Other different or ominous developments:
The oil price collapse
The Baltic Dry collapse to all time lows
Record bull advance (length, height). There is a limit to how long investors can become more optimistic every day.
US macro surprise index
On the bright side (no irony) the US economy can only surprise less negatively going forward
Record low number of negative investors
-that’s why stocks have been able to climb so far. Bears have converted to bulls. But it’s no indication of further increases – quite the opposite.
Record weak China house price development
Record high junk bond issuance
Of course companies issue as much junk bonds they can during this search for yield phase. Wouldn’t you? It’s basically money for free. Some saturation can however already be discerned – signalling increasing risk aversion which often is followed by plunging markets.
Junk bond yield signals are not so different
This chart is simply too stupid. Nobody is that crazy:
The USD (DXY index)
Paradoxically getting stronger but first and foremost more mobile – be careful when currencies move faster than usual.
Oh, it’s different
To summarize, it’s different alright; much worse, volatile and inherently unstable than earlier pre crash episodes. In short, it’s the worst time ever to invest. Hussman’s chart below shows (vertical lines) when his thoroughly back-tested ‘ensemble’ of valuation and timing methods have signalled strong sell. Q1 2015 is worse than ever.
The Fed can’t keep funding the deficit, since the dollar would collapse sooner or later – causing all sorts of hell (imported inflation, energy crisis, trade wars). They can go on for a long time, but not indefinitely.
Hence, either inflation erodes savers’ money in order to get debt/gdp under control, or increased taxes will have to deal with the primary deficit problem – unless the U.S. wants to default (unthinkable?).
I’m waiting. Shorting and waiting, hoping the fall won’t be too cataclysmic or different (or take to long to get going, which could be the same thing).
If you can’t stand waiting, I unfortunately have very little comfort or advice to offer (see previous post for some more or less desperate possibilities).
Build real value:
Have fun and live now, before the feces hit the air conditioner. Happiness is real.
Invest in yourself (skills, experiences, fun) – prepare for the next round
Build a business, a real business – not speculation. Make other people’s lives better and you’ll make a profit.

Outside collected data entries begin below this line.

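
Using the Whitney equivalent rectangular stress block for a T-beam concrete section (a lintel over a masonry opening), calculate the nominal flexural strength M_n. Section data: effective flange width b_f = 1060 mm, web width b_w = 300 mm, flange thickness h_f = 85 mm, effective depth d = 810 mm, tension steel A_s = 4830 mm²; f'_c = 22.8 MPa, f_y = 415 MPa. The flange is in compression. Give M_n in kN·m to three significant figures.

Tension: T = A_s f_y = 4830 × 415 = 2004450 N.
Try a within the flange: a = T/(0.85 f'_c b_f) = 2004450/(0.85 × 22.8 × 1060) = 97.57 mm.
a = 97.57 > h_f = 85 mm: the block extends into the web. Split into flange-overhang and web parts.
C_f = 0.85 f'_c (b_f − b_w) h_f = 0.85 × 22.8 × (1060 − 300) × 85 = 1251948 N.
Remaining web compression depth: a_w = (T − C_f)/(0.85 f'_c b_w) = (2004450 − 1251948)/(0.85 × 22.8 × 300) = 129.43 mm.
M_n = C_f(d − h_f/2) + (T − C_f)(d − a_w/2) = 1251948 × (810 − 42.5) + 752502 × (810 − 64.715) = 960.87 + 560.83 = 1521.70 × 10⁶ N·mm.
M_n = 1521.70 kN·m.

M_n ≈ 1520 kN·m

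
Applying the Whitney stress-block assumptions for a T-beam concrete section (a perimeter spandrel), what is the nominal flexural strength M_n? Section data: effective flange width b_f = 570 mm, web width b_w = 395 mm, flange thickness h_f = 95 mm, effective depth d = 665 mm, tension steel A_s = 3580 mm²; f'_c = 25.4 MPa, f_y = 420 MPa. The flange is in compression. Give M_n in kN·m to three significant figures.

Tension: T = A_s f_y = 3580 × 420 = 1503600 N.
Try a within the flange: a = T/(0.85 f'_c b_f) = 1503600/(0.85 × 25.4 × 570) = 122.18 mm.
a = 122.18 > h_f = 95 mm: the block extends into the web. Split into flange-overhang and web parts.
C_f = 0.85 f'_c (b_f − b_w) h_f = 0.85 × 25.4 × (570 − 395) × 95 = 358934 N.
Remaining web compression depth: a_w = (T − C_f)/(0.85 f'_c b_w) = (1503600 − 358934)/(0.85 × 25.4 × 395) = 134.22 mm.
M_n = C_f(d − h_f/2) + (T − C_f)(d − a_w/2) = 358934 × (665 − 47.5) + 1144666 × (665 − 67.11) = 221.64 + 684.38 = 906.02 × 10⁶ N·mm.
M_n = 906.02 kN·m.

M_n ≈ 906 kN·m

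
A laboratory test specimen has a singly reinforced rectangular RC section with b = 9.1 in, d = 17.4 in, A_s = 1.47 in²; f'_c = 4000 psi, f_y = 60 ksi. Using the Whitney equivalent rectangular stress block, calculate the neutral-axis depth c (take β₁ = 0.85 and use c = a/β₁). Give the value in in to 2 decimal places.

c ≈ 3.35 in

T = A_s f_y = 1.47 × 60 = 88.2 kips.
a = T/(0.85 f'_c b) = 88.2/(0.85 × 4 × 9.1) = 2.8507 in.
With β₁ = 0.85, c = a/β₁ = 2.8507/0.85 = 3.35 in.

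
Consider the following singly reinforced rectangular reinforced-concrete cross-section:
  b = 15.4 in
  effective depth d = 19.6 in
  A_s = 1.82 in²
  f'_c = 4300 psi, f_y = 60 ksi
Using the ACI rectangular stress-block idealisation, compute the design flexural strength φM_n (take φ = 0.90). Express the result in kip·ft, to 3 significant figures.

T = A_s f_y = 1.82 × 60 = 109.2 kips.
a = T/(0.85 f'_c b) = 109.2/(0.85 × 4.3 × 15.4) = 1.940 in.
M_n = T(d − a/2) = 109.2 × (19.6 − 0.97) = 2034.4 kip·in = 2034.4/12 = 169.53 kip·ft.
φM_n = 0.90 × 169.53 = 152.58 kip·ft.

φM_n ≈ 153 kip·ft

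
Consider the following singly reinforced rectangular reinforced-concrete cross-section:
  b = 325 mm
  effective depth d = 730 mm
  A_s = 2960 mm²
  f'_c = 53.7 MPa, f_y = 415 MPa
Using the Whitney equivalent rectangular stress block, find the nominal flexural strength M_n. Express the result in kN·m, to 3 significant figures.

M_n ≈ 846 kN·m

T = A_s f_y = 2960 × 415 = 1228400 N = 1228.4 kN.
From C = T: a = T/(0.85 f'_c b) = 1228400/(0.85 × 53.7 × 325) = 82.81 mm.
M_n = T(d − a/2) = 1228.4 kN × (730 − 41.405) mm = 845.87 kN·m.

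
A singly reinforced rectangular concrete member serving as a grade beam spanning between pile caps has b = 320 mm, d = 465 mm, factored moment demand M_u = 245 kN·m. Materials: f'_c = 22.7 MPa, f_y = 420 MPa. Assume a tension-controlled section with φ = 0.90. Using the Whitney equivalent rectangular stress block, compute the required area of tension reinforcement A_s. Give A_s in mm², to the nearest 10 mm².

A_s ≈ 1580 mm²

M_n = M_u/φ = 245/0.90 = 272.222 kN·m.
With M_n = 0.85 f'_c a b (d − a/2), solve the quadratic for a:
a = d − √(d² − 2M_n/(0.85 f'_c b)) = 465 − √(465² − 2 × 272.222×10⁶/(0.85 × 22.7 × 320)) = 107.16 mm.
A_s = 0.85 f'_c a b / f_y = 0.85 × 22.7 × 107.16 × 320 / 420 = 1575.4 mm².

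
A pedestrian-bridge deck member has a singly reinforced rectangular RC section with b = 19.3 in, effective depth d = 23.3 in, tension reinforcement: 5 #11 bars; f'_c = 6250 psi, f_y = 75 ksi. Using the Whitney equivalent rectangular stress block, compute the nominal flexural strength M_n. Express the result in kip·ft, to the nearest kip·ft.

M_n ≈ 997 kip·ft

A_s = 5 × 1.56 = 7.8 in².
T = A_s f_y = 7.8 × 75 = 585 kips.
a = T/(0.85 f'_c b) = 585/(0.85 × 6.25 × 19.3) = 5.706 in.
M_n = T(d − a/2) = 585 × (23.3 − 2.853) = 11961.5 kip·in = 11961.5/12 = 996.79 kip·ft.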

Make sure your debt is strategic, not just built on hopes of eternally low interest rates. Amortize, fix the rate for 5-10 years, use the money for real value building investments, not a bigger house or consumption.
If you feel you must invest, buy something others don’t. Look among the losers and the small, not the hyped giants. Imagine you buy the entire company and take it private, actually getting its cash flow, not just hoping to sell the stock at a profit to a bigger fool.
Stocks, bonds, metals, commodities – forget it, you simply won’t be long term enough to stand the downturn that most likely is just around the corner. If you are thinking about being fully invested NOW, you most likely will be all out 50-60% down from here.
There is always a silver lining. If you can handle waiting for a normal time to invest, you should get 10% per annum for quite a while after that. Markets almost always dip below levels that promise that kind of returns for a decade.
If you are lucky enough to wait out an epic bottom (don’t hold your breath though – even if I think that’s exactly what’s coming) you could get twice that for several years.
If you can be different, if you can wait, you’ll get two marshmallows instead of just one. How’s that for being optimistic?